Die vorliegende Seminararbeit befasst sich mit dem Prozess der Reformation zwischen 1521 und 1555 in Verbindung mit den Feldzügen der Osmanen gegen das Königreich Ungarn unter Sultan Süleymân I. und der Ständepolitik Kaiser Karls V. im Reich. Wie hat beides die Reformation bedingt? Inwiefern haben die Türken die Reichsstände „unterstützt“ und die Reformation „gefördert“?

Die Arbeit gibt zunächst einen Überblick über die historischen Gegeben- und Begebenheiten der Zeit, in der die Reformation auflebte.
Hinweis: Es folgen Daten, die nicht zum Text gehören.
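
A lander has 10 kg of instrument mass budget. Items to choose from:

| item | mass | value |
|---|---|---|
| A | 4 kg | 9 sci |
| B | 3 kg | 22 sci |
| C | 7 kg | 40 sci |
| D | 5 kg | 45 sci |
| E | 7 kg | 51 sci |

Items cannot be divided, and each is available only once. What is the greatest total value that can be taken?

Check high-value combinations within 10 kg:
- B+E: mass 3+7=10, value 22+51=73
- B+D: mass 3+5=8, value 22+45=67
- B+C: mass 3+7=10, value 22+40=62
- A+D: mass 4+5=9, value 9+45=54
- E: mass 7, value 51
Best: 73 sci.

73 sci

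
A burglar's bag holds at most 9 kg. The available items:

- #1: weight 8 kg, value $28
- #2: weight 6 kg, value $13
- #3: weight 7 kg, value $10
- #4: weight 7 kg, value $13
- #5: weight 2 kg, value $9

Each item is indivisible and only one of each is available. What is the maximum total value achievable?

$28

Check high-value combinations within 9 kg:
- #1: weight 8, value 28
- #2+#5: weight 6+2=8, value 13+9=22
- #4+#5: weight 7+2=9, value 13+9=22
- #3+#5: weight 7+2=9, value 10+9=19
- #2: weight 6, value 13
Best: $28.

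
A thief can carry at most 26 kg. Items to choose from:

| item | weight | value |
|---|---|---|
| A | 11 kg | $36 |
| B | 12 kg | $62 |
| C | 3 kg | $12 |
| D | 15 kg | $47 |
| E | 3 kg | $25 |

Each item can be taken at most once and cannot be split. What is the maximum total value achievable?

Check high-value combinations within 26 kg:
- A+B+E: weight 11+12+3=26, value 36+62+25=123
- A+B+C: weight 11+12+3=26, value 36+62+12=110
- B+C+E: weight 12+3+3=18, value 62+12+25=99
- A+B: weight 11+12=23, value 36+62=98
- B+E: weight 12+3=15, value 62+25=87
Best: $123.

$123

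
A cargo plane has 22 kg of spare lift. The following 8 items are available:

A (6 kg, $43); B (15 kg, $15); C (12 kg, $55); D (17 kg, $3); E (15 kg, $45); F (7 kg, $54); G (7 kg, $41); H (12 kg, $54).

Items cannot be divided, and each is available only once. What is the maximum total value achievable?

$138

This is a 0/1 knapsack; check combinations near the capacity.
- A+F+G: weight 6+7+7=20, value 43+54+41=138
- C+F: weight 12+7=19, value 55+54=109
- F+H: weight 7+12=19, value 54+54=108
Best: $138.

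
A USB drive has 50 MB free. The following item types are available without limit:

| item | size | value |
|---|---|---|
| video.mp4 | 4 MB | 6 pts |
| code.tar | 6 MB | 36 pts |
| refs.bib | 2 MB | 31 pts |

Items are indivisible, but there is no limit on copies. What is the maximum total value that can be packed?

775 pts

Best value-per-unit is refs.bib at 31/2, and filling with it alone uses size 25×2=50. No mix of the others beats 25×31 = 775.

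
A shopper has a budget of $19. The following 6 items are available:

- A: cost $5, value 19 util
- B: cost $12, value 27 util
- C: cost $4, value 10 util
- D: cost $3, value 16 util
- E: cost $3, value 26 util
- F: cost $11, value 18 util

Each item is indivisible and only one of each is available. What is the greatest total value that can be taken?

71 util

Check high-value combinations within $19:
- A+C+D+E: cost 5+4+3+3=15, value 19+10+16+26=71
- B+D+E: cost 12+3+3=18, value 27+16+26=69
- B+C+E: cost 12+4+3=19, value 27+10+26=63
- A+E+F: cost 5+3+11=19, value 19+26+18=63
Best: 71 util.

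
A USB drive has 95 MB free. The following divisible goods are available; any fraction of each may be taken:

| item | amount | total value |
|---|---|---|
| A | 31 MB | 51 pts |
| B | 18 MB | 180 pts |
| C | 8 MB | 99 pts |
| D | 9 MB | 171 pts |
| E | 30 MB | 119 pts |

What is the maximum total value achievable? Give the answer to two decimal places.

Take in order of value per unit:
- D (171/9 per unit): all 9 → value 171, running total 171.00
- C (99/8 per unit): all 8 → value 99, running total 270.00
- B (180/18 per unit): all 18 → value 180, running total 450.00
- E (119/30 per unit): all 30 → value 119, running total 569.00
- A (51/31 per unit): 30 of 31 → value 30×51/31 = 49.3548, running total 618.35
Total 618.35.

618.35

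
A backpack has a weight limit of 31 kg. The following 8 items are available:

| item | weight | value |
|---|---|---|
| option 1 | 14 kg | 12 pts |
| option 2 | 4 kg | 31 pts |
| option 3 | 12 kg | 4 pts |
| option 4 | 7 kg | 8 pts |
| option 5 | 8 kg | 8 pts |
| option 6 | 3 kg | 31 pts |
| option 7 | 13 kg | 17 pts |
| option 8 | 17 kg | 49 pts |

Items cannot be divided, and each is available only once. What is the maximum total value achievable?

119 pts

This is a 0/1 knapsack; check combinations near the capacity.
- option 2+option 4+option 6+option 8: weight 4+7+3+17=31, value 31+8+31+49=119
- option 2+option 6+option 8: weight 4+3+17=24, value 31+31+49=111
- option 4+option 6+option 8: weight 7+3+17=27, value 8+31+49=88
- option 2+option 4+option 8: weight 4+7+17=28, value 31+8+49=88
- option 5+option 6+option 8: weight 8+3+17=28, value 8+31+49=88
Best: 119 pts.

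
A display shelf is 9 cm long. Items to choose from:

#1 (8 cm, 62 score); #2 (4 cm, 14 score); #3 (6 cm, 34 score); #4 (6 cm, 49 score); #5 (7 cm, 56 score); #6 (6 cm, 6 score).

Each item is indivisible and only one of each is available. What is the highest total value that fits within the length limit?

62 score

This is a 0/1 knapsack; check combinations near the capacity.
- #1: length 8, value 62
- #5: length 7, value 56
- #4: length 6, value 49
- #3: length 6, value 34
- #2: length 4, value 14
Best: 62 score.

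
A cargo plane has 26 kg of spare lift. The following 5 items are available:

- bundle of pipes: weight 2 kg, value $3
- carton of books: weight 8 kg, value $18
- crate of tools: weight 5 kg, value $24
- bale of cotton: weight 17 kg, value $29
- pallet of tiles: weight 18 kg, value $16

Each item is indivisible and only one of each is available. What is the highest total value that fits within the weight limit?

$56

Check high-value combinations within 26 kg:
- bundle of pipes+crate of tools+bale of cotton: weight 2+5+17=24, value 3+24+29=56
- crate of tools+bale of cotton: weight 5+17=22, value 24+29=53
- carton of books+bale of cotton: weight 8+17=25, value 18+29=47
Best: $56.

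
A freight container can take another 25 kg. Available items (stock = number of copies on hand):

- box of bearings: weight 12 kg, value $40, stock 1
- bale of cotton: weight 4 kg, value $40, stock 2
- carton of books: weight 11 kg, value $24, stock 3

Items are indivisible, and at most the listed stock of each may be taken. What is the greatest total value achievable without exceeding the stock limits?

Top feasible selections:
- 1×box of bearings + 2×bale of cotton: weight 20, value 120
- 2×bale of cotton + 1×carton of books: weight 19, value 104
- 2×bale of cotton: weight 8, value 80
Best: $120.

$120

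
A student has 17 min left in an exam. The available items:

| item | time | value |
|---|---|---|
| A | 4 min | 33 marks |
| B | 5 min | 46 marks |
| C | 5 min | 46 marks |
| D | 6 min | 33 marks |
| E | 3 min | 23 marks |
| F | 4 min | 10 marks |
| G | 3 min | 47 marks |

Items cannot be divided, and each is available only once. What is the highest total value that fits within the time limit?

Check high-value combinations within 17 min:
- A+B+C+G: time 4+5+5+3=17, value 33+46+46+47=172
- B+C+E+G: time 5+5+3+3=16, value 46+46+23+47=162
- A+B+E+G: time 4+5+3+3=15, value 33+46+23+47=149
- A+C+E+G: time 4+5+3+3=15, value 33+46+23+47=149
- B+D+E+G: time 5+6+3+3=17, value 46+33+23+47=149
Best: 172 marks.

172 marks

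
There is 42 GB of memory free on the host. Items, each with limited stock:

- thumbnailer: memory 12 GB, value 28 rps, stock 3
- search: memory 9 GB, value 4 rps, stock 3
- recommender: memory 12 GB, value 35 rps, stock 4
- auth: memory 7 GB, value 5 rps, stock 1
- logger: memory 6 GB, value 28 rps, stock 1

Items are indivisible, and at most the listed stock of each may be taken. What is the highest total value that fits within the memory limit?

133 rps

Top feasible selections:
- 3×recommender + 1×logger: memory 42, value 133
- 1×thumbnailer + 2×recommender + 1×logger: memory 42, value 126
- 2×thumbnailer + 1×recommender + 1×logger: memory 42, value 119
Best: 133 rps.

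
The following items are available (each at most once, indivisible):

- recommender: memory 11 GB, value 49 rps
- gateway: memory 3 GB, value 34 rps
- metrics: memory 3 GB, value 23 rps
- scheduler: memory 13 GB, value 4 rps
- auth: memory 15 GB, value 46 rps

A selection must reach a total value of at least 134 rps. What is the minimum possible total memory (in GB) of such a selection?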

Dem folgt eine Quellenanalyse, mit Hilfe derer der parallele Verlauf der kaiserlichen Ständepolitik und der Osmaneneinfälle dargelegt und argumentiert wird. Als Quellensammlung dienen hierbei die Bände 15 und 16 der Freiherr-vom-Stein-Gedächtnisausgabe.

Die Politik Karls V., der 1519 zum Kaiser gewählt wurde und 1555/56 im Zuge des Reichstags zu Augsburg seine Abdankung vollzog, findet bedeutenden Anteil in der Gesamtheit der Arbeit, da dessen Handlungen und Entscheidungen untrennbar mit dem Reformprozess verbunden sind.

Die in der Forschung vertretene communis opinio sieht einen Zusammenhang zwischen Osmanenfeldzügen, Reichsständen und Reformation. Eine ausführliche Analyse des Prozesses der Kirchenspaltung unter Einbeziehung des Konfliktes mit den Türken findet sich in der neueren Forschungsliteratur jedoch nicht. Ohne zwar den Einfluss der Osmanen zu vernachlässigen, gibt das im Jahre 2003 erschienene Werk zur Geschichte Österreichs von Thomas Winkelbauer dem politischen Verhältnis von Kaiser und Reichsständen jedoch genauso den Vorrang wie die 2002 erschienene Überblicksdarstellung zu den Habsburgern im 16. Jahrhundert von Esther-Beate Körber.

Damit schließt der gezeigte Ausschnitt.